21 In this background whether the money was recovered from the
trouser pocket of the appellant; from the bed; from under the mattress or
beneath the bed is not clear. To hold the appellant guilty on these
varying stands which are not only natural to go to the root of the issue
would not only be unsafe but would amount to a travesty of justice.

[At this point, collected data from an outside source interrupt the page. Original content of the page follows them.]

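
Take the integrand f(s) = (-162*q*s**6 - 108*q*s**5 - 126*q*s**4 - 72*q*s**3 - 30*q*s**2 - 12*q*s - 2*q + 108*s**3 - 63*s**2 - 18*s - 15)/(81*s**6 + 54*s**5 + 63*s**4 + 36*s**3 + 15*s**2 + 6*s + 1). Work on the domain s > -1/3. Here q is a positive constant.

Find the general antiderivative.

For F(s) to be correct the identity F'(s) - f(s) = 0 must hold.
Check: d/ds[-2*q*s + (1 - 2*s)/((3*s + 1)*(s**2 + 1/3))] = (-162*q*s**6 - 108*q*s**5 - 126*q*s**4 - 72*q*s**3 - 30*q*s**2 - 12*q*s - 2*q + 108*s**3 - 63*s**2 - 18*s - 15)/(81*s**6 + 54*s**5 + 63*s**4 + 36*s**3 + 15*s**2 + 6*s + 1) = f(s).

F(s) = -2*q*s + (1 - 2*s)/((3*s + 1)*(s**2 + 1/3)) + C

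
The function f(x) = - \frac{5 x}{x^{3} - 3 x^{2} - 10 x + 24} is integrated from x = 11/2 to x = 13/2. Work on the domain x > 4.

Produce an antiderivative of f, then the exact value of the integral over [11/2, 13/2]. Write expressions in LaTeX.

Antiderivative: F(x) = \frac{- 10 \log{\left(x - 4 \right)} + 7 \log{\left(x - 2 \right)} + 3 \log{\left(x + 3 \right)}}{7}; value = - \frac{10 \log{\left(\frac{5}{2} \right)}}{7} - \log{\left(\frac{7}{2} \right)} - \frac{3 \log{\left(\frac{17}{2} \right)}}{7} + \frac{10 \log{\left(\frac{3}{2} \right)}}{7} + \frac{3 \log{\left(\frac{19}{2} \right)}}{7} + \log{\left(\frac{9}{2} \right)}

The denominator factors as \left(x - 4\right) \left(x - 2\right) \left(x + 3\right); partial fractions split f into directly integrable pieces: \frac{3}{7 \left(x + 3\right)} + \frac{1}{x - 2} - \frac{10}{7 \left(x - 4\right)}.
F(x) = \frac{- 10 \log{\left(x - 4 \right)} + 7 \log{\left(x - 2 \right)} + 3 \log{\left(x + 3 \right)}}{7} is an antiderivative of f.
Check: d/dx[\frac{- 10 \log{\left(x - 4 \right)} + 7 \log{\left(x - 2 \right)} + 3 \log{\left(x + 3 \right)}}{7}] = - \frac{5 x}{x^{3} - 3 x^{2} - 10 x + 24} = f(x).
F(13/2) = - \frac{10 \log{\left(\frac{5}{2} \right)}}{7} + \frac{3 \log{\left(\frac{19}{2} \right)}}{7} + \log{\left(\frac{9}{2} \right)}; F(11/2) = - \frac{10 \log{\left(\frac{3}{2} \right)}}{7} + \frac{3 \log{\left(\frac{17}{2} \right)}}{7} + \log{\left(\frac{7}{2} \right)}.
Integral = F(13/2) - F(11/2) = - \frac{10 \log{\left(\frac{5}{2} \right)}}{7} - \log{\left(\frac{7}{2} \right)} - \frac{3 \log{\left(\frac{17}{2} \right)}}{7} + \frac{10 \log{\left(\frac{3}{2} \right)}}{7} + \frac{3 \log{\left(\frac{19}{2} \right)}}{7} + \log{\left(\frac{9}{2} \right)}.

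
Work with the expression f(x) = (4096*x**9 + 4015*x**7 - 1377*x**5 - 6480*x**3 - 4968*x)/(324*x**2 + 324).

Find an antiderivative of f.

Whatever form F(x) takes, F'(x) = f(x) is non-negotiable.
Check: d/dx[128*x**8/81 - x**6/24 - x**4 - 8*x**2 + log(x**2 + 1)/3] = (4096*x**9 + 4015*x**7 - 1377*x**5 - 6480*x**3 - 4968*x)/(324*x**2 + 324) = f(x).

An antiderivative is F(x) = 128*x**8/81 - x**6/24 - x**4 - 8*x**2 + log(x**2 + 1)/3.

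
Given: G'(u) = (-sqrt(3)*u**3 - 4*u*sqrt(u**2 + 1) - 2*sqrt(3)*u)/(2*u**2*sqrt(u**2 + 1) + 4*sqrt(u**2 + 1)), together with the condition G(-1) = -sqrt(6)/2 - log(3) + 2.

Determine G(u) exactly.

Any candidate G(u) must reproduce the stated G'(u) exactly.
A general antiderivative is -sqrt(3*u**2 + 3)/2 - log(u**2 + 2) + C.
The condition gives C = -sqrt(6)/2 - log(3) + 2 - (-sqrt(6)/2 - log(3)) = 2.
So G(u) = -sqrt(3)*sqrt(u**2 + 1)/2 - log(u**2 + 2) + 2.
Check: d/du[-sqrt(3)*sqrt(u**2 + 1)/2 - log(u**2 + 2) + 2] = (-sqrt(3)*u**3 - 4*u*sqrt(u**2 + 1) - 2*sqrt(3)*u)/(2*u**2*sqrt(u**2 + 1) + 4*sqrt(u**2 + 1)) = G'(u).

G(u) = -sqrt(3)*sqrt(u**2 + 1)/2 - log(u**2 + 2) + 2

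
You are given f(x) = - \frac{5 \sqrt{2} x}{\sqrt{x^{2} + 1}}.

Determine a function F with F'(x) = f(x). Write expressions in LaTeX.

The substitution u = 2 x^{2} + 2 works: f is exactly (dF/du)*(du/dx) for that inner function.
Check: d/dx[- 5 \sqrt{2 x^{2} + 2}] = - \frac{5 \sqrt{2} x}{\sqrt{x^{2} + 1}} = f(x).

An antiderivative is F(x) = - 5 \sqrt{2 x^{2} + 2}.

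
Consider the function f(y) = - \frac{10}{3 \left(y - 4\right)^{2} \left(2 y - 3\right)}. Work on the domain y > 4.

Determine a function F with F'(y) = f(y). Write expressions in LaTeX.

Factor the denominator (3 \left(y - 4\right)^{2} \left(2 y - 3\right)) and decompose: f = - \frac{8}{15 \left(2 y - 3\right)} + \frac{4}{15 \left(y - 4\right)} - \frac{2}{3 \left(y - 4\right)^{2}}; each piece integrates to a log, atan, or power term.
Check: d/dy[\frac{4 \log{\left(y - 4 \right)}}{15} - \frac{4 \log{\left(y - \frac{3}{2} \right)}}{15} + \frac{10}{15 y - 60}] = - \frac{10}{6 y^{3} - 57 y^{2} + 168 y - 144}, which equals f(y).

An antiderivative is F(y) = \frac{4 \log{\left(y - 4 \right)}}{15} - \frac{4 \log{\left(y - \frac{3}{2} \right)}}{15} + \frac{10}{15 y - 60}.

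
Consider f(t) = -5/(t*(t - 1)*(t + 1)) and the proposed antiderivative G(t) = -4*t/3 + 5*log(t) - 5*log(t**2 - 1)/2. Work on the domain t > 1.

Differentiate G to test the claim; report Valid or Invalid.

Invalid: d/dt[G] - f = -4/3, which is not 0.

d/dt[G] = (-4*t**3 + 4*t - 15)/(3*t**3 - 3*t)
d/dt[G] - f(t) = -4/3 != 0.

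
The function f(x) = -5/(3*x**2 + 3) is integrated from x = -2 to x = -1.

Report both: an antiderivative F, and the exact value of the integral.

A candidate is checked by its d/dx: the result must match f(x).
F(x) = -5*atan(x)/3 is an antiderivative of f.
Check: d/dx[-5*atan(x)/3] = -5/(3*x**2 + 3) = f(x).
F(-1) = 5*pi/12; F(-2) = 5*atan(2)/3.
Integral = F(-1) - F(-2) = -5*atan(2)/3 + 5*pi/12.

Antiderivative: F(x) = -5*atan(x)/3; value = -5*atan(2)/3 + 5*pi/12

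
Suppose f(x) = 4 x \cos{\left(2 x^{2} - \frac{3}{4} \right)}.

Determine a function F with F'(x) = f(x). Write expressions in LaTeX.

An antiderivative is F(x) = \sin{\left(2 x^{2} - \frac{3}{4} \right)}.

The substitution u = 2 x^{2} - \frac{3}{4} works: f is exactly (dF/du)*(du/dx) for that inner function.
Check: d/dx[\sin{\left(2 x^{2} - \frac{3}{4} \right)}] = 4 x \cos{\left(2 x^{2} - \frac{3}{4} \right)} = f(x).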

22 PW-9 was the trap laying officer. He had prepared the handing
over memo (Ex.PW-1/B). Admittedly there was no mention in this
document that initially notes of Rs.50/- were brought by PW-1 but had
been exchanged for notes in the denomination of Rs.500/-. There was
also no mention that a tape recorder was used in the raid. PW-9 had in
fact specifically denied that any tape recorder/micro phone was used in
the raid whereas all other members of the raiding party i.e. PW-3 and
PW-6 including PW-10 (whose testimony shall be discussed later) have
admitted this fact. It is also admitted that there was no electricity in the
police station between 6.30 p.m. to 7.30 p.m. i.e. during the period of
time when the raid was on. Raid was conducted under light of a single
candle.
23 PW-10 also a member of the raiding party but in his cross-
examination had given several evasive answers; he also did not
remember if there was darkness in the room at the time when the raid
was conducted.
24 In terms of Ex.PW-2/A (report of the chemical analyst) the right
pant pocket wash of the appellant tested negative. There is little answer
of the prosecution on this count. As per the explanation furnished by
PW-2 even if the colour fades over a period of time, phenolphthalein
powder could be detected if the solution contains 5 micro grams in 100
ml. of sodium carbonate solution; further if the hand wash of the
appellant had tested positive, the phenolphthalein coated wad of 10
notes when put in the pant pocket would have had a greater quantity of
phenolphthalein coated upon them; the negative report of the pant
pocket wash, in this background is highly suspect. It has also come on
record in the version of PW-1, PW-3 and PW-6 that the appellant had
been apprehended by PW-9 from both his wrists i.e. he was caught hold
of only his hands. Electricity had also gone off; as per PW-1 it was
pitch dark and there was only light from one candle in these
proceedings. In this background, the submission of the learned counsel
for the appellant that the money was planted upon the appellant in this
intervening period by the Investigating Officer (PW-9) for the success of
his case also cannot be ruled out. The judgments relied upon by the
learned public prosecutor are distinct on their own facts. It is also not
the case of the prosecution that the tainted money was in the physical
possession of the appellant.
25 The aforenoted discussion shows that the prosecution has failed to
prove its case to the hilt against the accused. A conviction against the
appellant in these circumstances is clearly not sustainable. Impugned
judgment is accordingly set aside. Appellant being entitled to a benefit
of doubt is granted a consequent acquittal. He is accordingly acquitted
of the charges.
26 Appeal is allowed in the above terms.